Eagle-eyed Bulletin readers will have noticed a story in last week's Weeks in Brief of a man in Blankenberge who's been reported to the bobbies for stalking, because he sent "hundreds" of letters and emails to the commune complaining about this and that.I've seen some demos on the street of Brussels in my time, so how come I haven't seen any demo in support of this Hero of the People? Why has no slim youth with shopping-bags stood in front of the tanks, Tiananmen-style, to support Henri Vandenbosch, the man who should immediately and by public acclaim be designated Top Citizen?
I give him his full name, even though Belgian law says that with a case against him he shouldn't be identified.

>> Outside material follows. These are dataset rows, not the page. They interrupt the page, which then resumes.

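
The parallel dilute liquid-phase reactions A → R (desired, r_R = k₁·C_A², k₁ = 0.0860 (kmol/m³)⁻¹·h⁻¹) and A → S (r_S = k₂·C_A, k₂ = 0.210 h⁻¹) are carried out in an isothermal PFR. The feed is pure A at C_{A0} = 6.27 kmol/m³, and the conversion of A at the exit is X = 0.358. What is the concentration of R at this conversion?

1.52 kmol/m³

C_A = C_{A0}(1−X) = 4.025 kmol/m³.
Along a PFR/batch, dC_S/dC_A = −r_S/(r_R+r_S) = −k₂/(k₂+k₁·C_A).
Integrating from C_{A0} to C_A: C_S = (0.210/0.0860)·ln[(0.210+0.0860·6.27)/(0.210+0.0860·4.03)] = 2.442·ln(0.7492/0.5562) = 0.7275 kmol/m³.
Then C_R = (C_{A0}−C_A) − C_S = 2.245 − 0.7275 = 1.517 kmol/m³.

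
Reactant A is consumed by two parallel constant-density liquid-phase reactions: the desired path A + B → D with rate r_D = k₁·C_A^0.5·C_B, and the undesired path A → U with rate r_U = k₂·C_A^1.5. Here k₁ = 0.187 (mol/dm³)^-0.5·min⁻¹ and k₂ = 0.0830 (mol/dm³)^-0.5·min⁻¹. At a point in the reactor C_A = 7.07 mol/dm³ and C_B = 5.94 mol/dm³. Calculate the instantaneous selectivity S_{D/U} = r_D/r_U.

S_{D/U} = r_D/r_U = (k₁·C_A^0.5·C_B)/(k₂·C_A^1.5) = (k₁/k₂)·C_A⁻¹·C_B.
= (0.187×7.070^0.5×5.940) / (0.0830×7.070^1.5) = 2.954/1.560 = 1.89.
The undesired path is higher order in A, so low C_A (CSTR or dilute feed) favours D.

1.89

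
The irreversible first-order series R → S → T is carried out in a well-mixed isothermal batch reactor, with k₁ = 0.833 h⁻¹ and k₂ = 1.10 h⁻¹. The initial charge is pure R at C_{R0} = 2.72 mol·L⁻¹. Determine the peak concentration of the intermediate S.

At the optimum, C_{S,max}/C_{R0} = (k₁/k₂)^[k₂/(k₂−k₁)].
= (0.833/1.10)^(1.10/(1.10−0.833)) = (0.7573)^(4.120) = 0.3181.
C_{S,max} = 0.3181×2.72 = 0.865 mol·L⁻¹.

0.865 mol·L⁻¹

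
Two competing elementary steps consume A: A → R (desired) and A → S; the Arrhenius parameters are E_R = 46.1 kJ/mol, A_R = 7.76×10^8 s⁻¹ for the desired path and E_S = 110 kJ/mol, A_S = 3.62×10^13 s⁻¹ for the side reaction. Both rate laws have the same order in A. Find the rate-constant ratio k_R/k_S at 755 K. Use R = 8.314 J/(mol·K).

With equal orders, S_{R/S} = k_R/k_S = (A_R/A_S)·exp[(E_S−E_R)/(RT)].
(E_S−E_R)/(RT) = (110−46.1)×10³/(8.314×755) = 63900/6277 = 10.18.
k_R/k_S = (7.76×10^8/3.62×10^13)·exp(10.18) = 2.144×10^-5 × 26368 = 0.565.
Since E_R < E_S, lowering the temperature improves selectivity toward R.

0.565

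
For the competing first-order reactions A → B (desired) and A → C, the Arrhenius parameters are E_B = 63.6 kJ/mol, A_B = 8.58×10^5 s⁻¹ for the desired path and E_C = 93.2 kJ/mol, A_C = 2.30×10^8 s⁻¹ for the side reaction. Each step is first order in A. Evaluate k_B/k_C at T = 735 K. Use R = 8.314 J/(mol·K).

With equal orders, S_{B/C} = k_B/k_C = (A_B/A_C)·exp[(E_C−E_B)/(RT)].
(E_C−E_B)/(RT) = (93.2−63.6)×10³/(8.314×735) = 29600/6111 = 4.844.
k_B/k_C = (8.58×10^5/2.30×10^8)·exp(4.844) = 0.003730 × 127.0 = 0.474.

0.474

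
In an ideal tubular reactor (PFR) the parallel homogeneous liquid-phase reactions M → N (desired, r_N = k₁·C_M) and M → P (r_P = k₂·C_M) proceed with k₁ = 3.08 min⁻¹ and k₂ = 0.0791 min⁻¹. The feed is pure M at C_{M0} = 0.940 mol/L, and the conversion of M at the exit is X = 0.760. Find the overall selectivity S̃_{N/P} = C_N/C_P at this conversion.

C_M = C_{M0}(1−X) = 0.2256 mol/L.
Both paths are first order in M, so the instantaneous fraction to N is constant: dC_N/d(−C_M) = k₁/(k₁+k₂) = 0.9750.
C_N = 0.9750·(C_{M0}−C_M) = 0.9750×0.7144 = 0.697 mol/L.
C_P = (C_{M0}−C_M)−C_N = 0.01789 mol/L; S̃_{N/P} = 0.6965/0.01789 = 38.9.

38.9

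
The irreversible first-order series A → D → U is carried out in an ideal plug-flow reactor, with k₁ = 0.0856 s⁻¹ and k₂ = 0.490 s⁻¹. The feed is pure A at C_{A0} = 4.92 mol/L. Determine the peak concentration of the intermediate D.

At the optimum, C_{D,max}/C_{A0} = (k₁/k₂)^[k₂/(k₂−k₁)].
= (0.0856/0.490)^(0.490/(0.490−0.0856)) = (0.1747)^(1.212) = 0.1208.
C_{D,max} = 0.1208×4.92 = 0.594 mol/L.

0.594 mol/L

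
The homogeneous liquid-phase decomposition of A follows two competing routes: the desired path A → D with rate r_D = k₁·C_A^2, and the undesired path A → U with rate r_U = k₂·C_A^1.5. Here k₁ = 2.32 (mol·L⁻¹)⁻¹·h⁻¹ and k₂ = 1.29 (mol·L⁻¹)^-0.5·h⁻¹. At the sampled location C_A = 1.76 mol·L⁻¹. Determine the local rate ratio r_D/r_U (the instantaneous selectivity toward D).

S_{D/U} = r_D/r_U = (k₁·C_A^2)/(k₂·C_A^1.5) = (k₁/k₂)·C_A^0.5.
= (2.32×1.760^2) / (1.29×1.760^1.5) = 7.186/3.012 = 2.39.
Since the desired path is higher order in A, keeping C_A high (PFR or concentrated feed) favours D.

2.39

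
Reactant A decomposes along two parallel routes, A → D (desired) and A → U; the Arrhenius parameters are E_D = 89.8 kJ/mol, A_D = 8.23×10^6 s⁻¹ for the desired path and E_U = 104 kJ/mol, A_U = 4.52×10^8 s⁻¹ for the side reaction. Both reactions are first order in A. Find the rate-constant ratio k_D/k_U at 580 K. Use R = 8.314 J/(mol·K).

0.346

k_D/k_U = (A_D/A_U)·exp[−(E_D−E_U)/(RT)] = (A_D/A_U)·exp[(E_U−E_D)/(RT)].
(E_U−E_D)/(RT) = (104−89.8)×10³/(8.314×580) = 14200/4822 = 2.945.
k_D/k_U = (8.23×10^6/4.52×10^8)·exp(2.945) = 0.01821 × 19.01 = 0.346.
Since E_D < E_U, lowering the temperature improves selectivity toward D.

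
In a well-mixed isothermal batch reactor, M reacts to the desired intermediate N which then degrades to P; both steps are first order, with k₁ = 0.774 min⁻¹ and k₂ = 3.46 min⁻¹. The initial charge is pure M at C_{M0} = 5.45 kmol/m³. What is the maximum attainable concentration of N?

For a first-order series the maximum intermediate yield is C_{N,max}/C_{M0} = (k₁/k₂)^[k₂/(k₂−k₁)].
= (0.774/3.46)^(3.46/(3.46−0.774)) = (0.2237)^(1.288) = 0.1453.
C_{N,max} = 0.1453×5.45 = 0.792 kmol/m³.

0.792 kmol/m³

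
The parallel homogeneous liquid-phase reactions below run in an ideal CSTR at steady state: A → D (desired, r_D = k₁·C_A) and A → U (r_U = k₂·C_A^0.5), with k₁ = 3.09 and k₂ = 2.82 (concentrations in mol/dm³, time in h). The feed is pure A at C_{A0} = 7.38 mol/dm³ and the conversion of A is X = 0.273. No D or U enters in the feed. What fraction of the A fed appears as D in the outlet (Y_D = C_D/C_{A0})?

0.196

Exit C_A = C_{A0}(1−X) = 7.38×0.727 = 5.365 mol/dm³.
A CSTR operates uniformly at the exit composition, giving r_D = 16.58 and r_U = 6.532 (each k·C_A^n at C_A = 5.365).
Fraction of consumed A going to D: r_D/(r_D+r_U) = 0.7174.
C_D = 0.7174·C_{A0}·X = 0.7174×7.38×0.273 = 1.45 mol/dm³; Y_D = C_D/C_{A0} = 0.196.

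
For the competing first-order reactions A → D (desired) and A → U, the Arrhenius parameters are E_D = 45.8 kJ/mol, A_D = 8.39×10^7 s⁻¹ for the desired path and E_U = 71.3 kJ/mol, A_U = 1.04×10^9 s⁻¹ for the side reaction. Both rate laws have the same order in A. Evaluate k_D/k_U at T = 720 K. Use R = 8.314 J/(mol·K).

k_D/k_U = (A_D/A_U)·exp[−(E_D−E_U)/(RT)] = (A_D/A_U)·exp[(E_U−E_D)/(RT)].
(E_U−E_D)/(RT) = (71.3−45.8)×10³/(8.314×720) = 25500/5986 = 4.260.
k_D/k_U = (8.39×10^7/1.04×10^9)·exp(4.260) = 0.08067 × 70.80 = 5.71.

5.71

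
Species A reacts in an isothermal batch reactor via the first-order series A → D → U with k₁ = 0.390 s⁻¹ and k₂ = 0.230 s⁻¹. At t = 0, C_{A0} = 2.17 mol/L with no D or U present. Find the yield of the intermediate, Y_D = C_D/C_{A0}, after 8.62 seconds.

0.251

Solving the coupled first-order balances gives C_D(t) = [k₁/(k₂−k₁)]·C_{A0}·(e^(−k₁t) − e^(−k₂t)).
e^(−k₁t) = e^(−0.390×8.62) = e^(−3.362) = 0.03467; e^(−k₂t) = e^(−1.983) = 0.1377.
C_D = 0.390×2.17/(0.230−0.390) × (0.03467−0.1377) = (-5.289)×(-0.1030) = 0.5450 mol/L.
Y_D = C_D/C_{A0} = 0.5450/2.17 = 0.251.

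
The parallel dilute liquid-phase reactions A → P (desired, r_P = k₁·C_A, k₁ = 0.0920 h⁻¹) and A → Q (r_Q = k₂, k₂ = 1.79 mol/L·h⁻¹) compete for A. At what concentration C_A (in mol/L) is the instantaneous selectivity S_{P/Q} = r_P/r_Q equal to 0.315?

6.13 mol/L

S_{P/Q} = (k₁/k₂)·C_A ⇒ C_A = S·k₂/k₁.
= 0.315×1.79/0.0920 = 6.13 mol/L.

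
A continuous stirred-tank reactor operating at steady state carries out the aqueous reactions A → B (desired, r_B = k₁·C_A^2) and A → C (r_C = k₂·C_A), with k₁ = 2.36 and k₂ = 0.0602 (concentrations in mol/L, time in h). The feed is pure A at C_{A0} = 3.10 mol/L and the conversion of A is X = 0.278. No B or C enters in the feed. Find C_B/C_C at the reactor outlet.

87.7

Exit C_A = C_{A0}(1−X) = 3.10×0.722 = 2.238 mol/L.
Rates in a CSTR are evaluated at the outlet concentration: r_B = 2.36×2.238^2 = 11.82, r_C = 0.0602×2.238 = 0.1347.
Overall selectivity = C_B/C_C = r_Bτ/(r_Cτ) = r_B/r_C = 87.7.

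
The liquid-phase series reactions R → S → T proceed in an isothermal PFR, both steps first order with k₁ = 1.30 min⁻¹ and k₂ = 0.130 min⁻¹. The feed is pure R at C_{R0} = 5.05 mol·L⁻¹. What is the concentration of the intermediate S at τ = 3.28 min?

3.58 mol·L⁻¹

Solving the coupled first-order balances gives C_S(τ) = [k₁/(k₂−k₁)]·C_{R0}·(e^(−k₁τ) − e^(−k₂τ)).
e^(−k₁τ) = e^(−1.30×3.28) = e^(−4.264) = 0.01407; e^(−k₂τ) = e^(−0.4264) = 0.6529.
C_S = 1.30×5.05/(0.130−1.30) × (0.01407−0.6529) = (-5.611)×(-0.6388) = 3.584 mol·L⁻¹.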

And I do it because rather than being a common criminal skulking in the shadows like, say, the whole communal administration of Charleroi, or the Parti Socialiste, say, he has nothing to be ashamed of.

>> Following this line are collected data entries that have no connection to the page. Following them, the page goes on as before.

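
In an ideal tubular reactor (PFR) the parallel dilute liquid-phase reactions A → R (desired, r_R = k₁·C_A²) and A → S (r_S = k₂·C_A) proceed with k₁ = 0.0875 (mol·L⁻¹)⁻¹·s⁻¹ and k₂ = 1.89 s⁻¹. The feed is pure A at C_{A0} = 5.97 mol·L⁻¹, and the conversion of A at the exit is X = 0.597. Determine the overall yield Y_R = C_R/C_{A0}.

0.0962

C_A = C_{A0}(1−X) = 2.406 mol·L⁻¹.
Along a PFR/batch, dC_S/dC_A = −r_S/(r_R+r_S) = −k₂/(k₂+k₁·C_A).
Integrating from C_{A0} to C_A: C_S = (1.89/0.0875)·ln[(1.89+0.0875·5.97)/(1.89+0.0875·2.41)] = 21.60·ln(2.412/2.101) = 2.990 mol·L⁻¹.
Then C_R = (C_{A0}−C_A) − C_S = 3.564 − 2.990 = 0.5740 mol·L⁻¹.
Y_R = C_R/C_{A0} = 0.5740/5.97 = 0.0962.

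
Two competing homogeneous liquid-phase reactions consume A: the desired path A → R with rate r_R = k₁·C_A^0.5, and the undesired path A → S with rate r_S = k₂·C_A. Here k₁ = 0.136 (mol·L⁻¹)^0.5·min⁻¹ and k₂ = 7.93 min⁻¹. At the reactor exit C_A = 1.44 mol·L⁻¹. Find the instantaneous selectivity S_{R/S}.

0.0143

S_{R/S} = r_R/r_S = (k₁·C_A^0.5)/(k₂·C_A) = (k₁/k₂)·C_A^-0.5.
= (0.136×1.440^0.5) / (7.93×1.440) = 0.1632/11.42 = 0.0143.
The undesired path is higher order in A, so low C_A (CSTR or dilute feed) favours R.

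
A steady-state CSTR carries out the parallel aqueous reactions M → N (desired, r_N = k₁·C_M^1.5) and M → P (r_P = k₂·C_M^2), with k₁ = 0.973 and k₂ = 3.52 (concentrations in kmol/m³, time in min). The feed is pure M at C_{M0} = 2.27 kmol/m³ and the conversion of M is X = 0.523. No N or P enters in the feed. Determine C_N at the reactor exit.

0.249 kmol/m³

Exit C_M = C_{M0}(1−X) = 2.27×0.477 = 1.083 kmol/m³.
A CSTR operates uniformly at the exit composition, giving r_N = 1.096 and r_P = 4.127 (each k·C_M^n at C_M = 1.083).
Fraction of consumed M going to N: r_N/(r_N+r_P) = 0.2099.
C_N = 0.2099·C_{M0}·X = 0.2099×2.27×0.523 = 0.249 kmol/m³.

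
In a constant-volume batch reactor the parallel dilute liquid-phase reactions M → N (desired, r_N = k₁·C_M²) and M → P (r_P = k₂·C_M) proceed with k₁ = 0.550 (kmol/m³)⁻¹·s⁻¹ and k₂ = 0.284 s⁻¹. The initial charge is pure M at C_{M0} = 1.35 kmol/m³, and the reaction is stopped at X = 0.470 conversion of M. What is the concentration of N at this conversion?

C_M = C_{M0}(1−X) = 0.7155 kmol/m³.
Along a PFR/batch, dC_P/dC_M = −r_P/(r_N+r_P) = −k₂/(k₂+k₁·C_M).
Integrating from C_{M0} to C_M: C_P = (0.284/0.550)·ln[(0.284+0.550·1.35)/(0.284+0.550·0.716)] = 0.5164·ln(1.027/0.6775) = 0.2145 kmol/m³.
Then C_N = (C_{M0}−C_M) − C_P = 0.6345 − 0.2145 = 0.4200 kmol/m³.

0.420 kmol/m³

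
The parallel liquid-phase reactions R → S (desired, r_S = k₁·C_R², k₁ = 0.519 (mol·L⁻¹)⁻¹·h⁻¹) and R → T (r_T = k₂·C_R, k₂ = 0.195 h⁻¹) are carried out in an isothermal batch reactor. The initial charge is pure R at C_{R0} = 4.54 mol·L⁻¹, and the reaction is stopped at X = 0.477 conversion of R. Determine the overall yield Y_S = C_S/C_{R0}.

0.429

C_R = C_{R0}(1−X) = 2.374 mol·L⁻¹.
Along a PFR/batch, dC_T/dC_R = −r_T/(r_S+r_T) = −k₂/(k₂+k₁·C_R).
Integrating from C_{R0} to C_R: C_T = (0.195/0.519)·ln[(0.195+0.519·4.54)/(0.195+0.519·2.37)] = 0.3757·ln(2.551/1.427) = 0.2182 mol·L⁻¹.
Then C_S = (C_{R0}−C_R) − C_T = 2.166 − 0.2182 = 1.947 mol·L⁻¹.
Y_S = C_S/C_{R0} = 1.947/4.54 = 0.429.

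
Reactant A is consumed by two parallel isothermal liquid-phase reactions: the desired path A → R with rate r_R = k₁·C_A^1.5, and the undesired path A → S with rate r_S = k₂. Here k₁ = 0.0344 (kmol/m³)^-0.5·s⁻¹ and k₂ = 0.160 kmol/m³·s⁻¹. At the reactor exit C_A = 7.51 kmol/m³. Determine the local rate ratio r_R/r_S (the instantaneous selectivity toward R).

S_{R/S} = r_R/r_S = (k₁·C_A^1.5)/(k₂) = (k₁/k₂)·C_A^1.5.
= (0.0344×7.510^1.5) / (0.160) = 0.7080/0.1600 = 4.42.
Since the desired path is higher order in A, keeping C_A high (PFR or concentrated feed) favours R.

4.42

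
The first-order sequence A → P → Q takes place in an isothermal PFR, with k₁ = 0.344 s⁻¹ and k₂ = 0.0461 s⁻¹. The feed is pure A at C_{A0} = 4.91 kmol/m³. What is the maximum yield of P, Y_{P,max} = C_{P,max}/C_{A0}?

0.733

Evaluating C_P at τ_opt = ln(k₂/k₁)/(k₂−k₁) gives C_{P,max}/C_{A0} = (k₁/k₂)^[k₂/(k₂−k₁)].
= (0.344/0.0461)^(0.0461/(0.0461−0.344)) = (7.462)^(-0.1547) = 0.7327.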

Henri's problems started when the pétanque club of which he's a member was obliged to shift their premises out of the Leopoldpark in Blankenberge. The commune washes its hands of the matter, which it claims is a matter between the concessionary of the park and the club. This is nonsense, of course, and rather as if the government were to send those Tiananmen-style tanks onto your lawn and then claim it was a matter for the Sherman Company of Illinois. The Pilate-like hand-washing is further exposed by the fact that the commune continued to poke its snout in, doing what burgomaster Ludo Monset, a man whose first name is the Latin for "I'm playing with you", calls "arbitating".

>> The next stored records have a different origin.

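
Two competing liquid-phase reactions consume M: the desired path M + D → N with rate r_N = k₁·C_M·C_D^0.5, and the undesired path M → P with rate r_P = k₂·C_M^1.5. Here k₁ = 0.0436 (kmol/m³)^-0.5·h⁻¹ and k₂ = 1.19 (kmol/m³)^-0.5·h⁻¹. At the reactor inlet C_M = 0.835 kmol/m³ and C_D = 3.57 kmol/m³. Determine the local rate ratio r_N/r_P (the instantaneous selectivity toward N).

S_{N/P} = r_N/r_P = (k₁·C_M·C_D^0.5)/(k₂·C_M^1.5) = (k₁/k₂)·C_M^-0.5·C_D^0.5.
= (0.0436×0.8350×3.570^0.5) / (1.19×0.8350^1.5) = 0.06879/0.9080 = 0.0758.

0.0758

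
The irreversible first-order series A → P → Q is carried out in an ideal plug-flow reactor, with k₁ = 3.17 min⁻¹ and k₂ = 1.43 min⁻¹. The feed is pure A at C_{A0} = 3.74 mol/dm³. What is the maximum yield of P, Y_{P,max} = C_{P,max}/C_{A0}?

At the optimum, C_{P,max}/C_{A0} = (k₁/k₂)^[k₂/(k₂−k₁)].
= (3.17/1.43)^(1.43/(1.43−3.17)) = (2.217)^(-0.8218) = 0.5198.

0.520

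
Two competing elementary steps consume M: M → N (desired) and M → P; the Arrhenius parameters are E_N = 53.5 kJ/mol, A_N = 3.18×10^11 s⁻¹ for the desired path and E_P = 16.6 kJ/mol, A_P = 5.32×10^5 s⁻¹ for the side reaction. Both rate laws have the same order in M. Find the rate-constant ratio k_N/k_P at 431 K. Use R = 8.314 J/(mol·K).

With equal orders, S_{N/P} = k_N/k_P = (A_N/A_P)·exp[(E_P−E_N)/(RT)].
(E_P−E_N)/(RT) = (16.6−53.5)×10³/(8.314×431) = -36900/3583 = -10.30.
k_N/k_P = (3.18×10^11/5.32×10^5)·exp(-10.30) = 5.977×10^5 × 3.371×10^-5 = 20.2.
Since E_N > E_P, raising the temperature improves selectivity toward N.

20.2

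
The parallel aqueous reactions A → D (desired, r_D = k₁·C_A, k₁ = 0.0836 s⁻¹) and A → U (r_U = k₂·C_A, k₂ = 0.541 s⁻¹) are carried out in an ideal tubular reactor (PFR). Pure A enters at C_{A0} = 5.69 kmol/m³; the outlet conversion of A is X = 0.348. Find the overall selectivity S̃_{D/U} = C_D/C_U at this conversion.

C_A = C_{A0}(1−X) = 3.710 kmol/m³.
Both paths are first order in A, so the instantaneous fraction to D is constant: dC_D/d(−C_A) = k₁/(k₁+k₂) = 0.1338.
C_D = 0.1338·(C_{A0}−C_A) = 0.1338×1.980 = 0.265 kmol/m³.
C_U = (C_{A0}−C_A)−C_D = 1.715 kmol/m³; S̃_{D/U} = 0.2650/1.715 = 0.155.

0.155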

According to the commune, the torrent of emails and letters that came from Citizen Henri made the officials who work for the commune "upset". You can imagine how that might be, if you've ever visited your commune looking for some service. Anything that forces those shabby pasty-faced functionaries to do anything to get off their arses and serve their employers – the people – is enough to put a kink in their whole week. Henri De Groot also had the temerity not to be Turkish or Moroccan, thus depriving the commune's wretched staff of a means of abusing him.
Their problem is that the law says all complaints the commune must be dealt with, and he had sent in hundreds. His problem was that he was dealing with people who can't even be bothered to wash their own clothes or brush their own teeth, let alone do anything to serve the public. So he never got the satisfaction he was after. And he kept on. That added to their problems.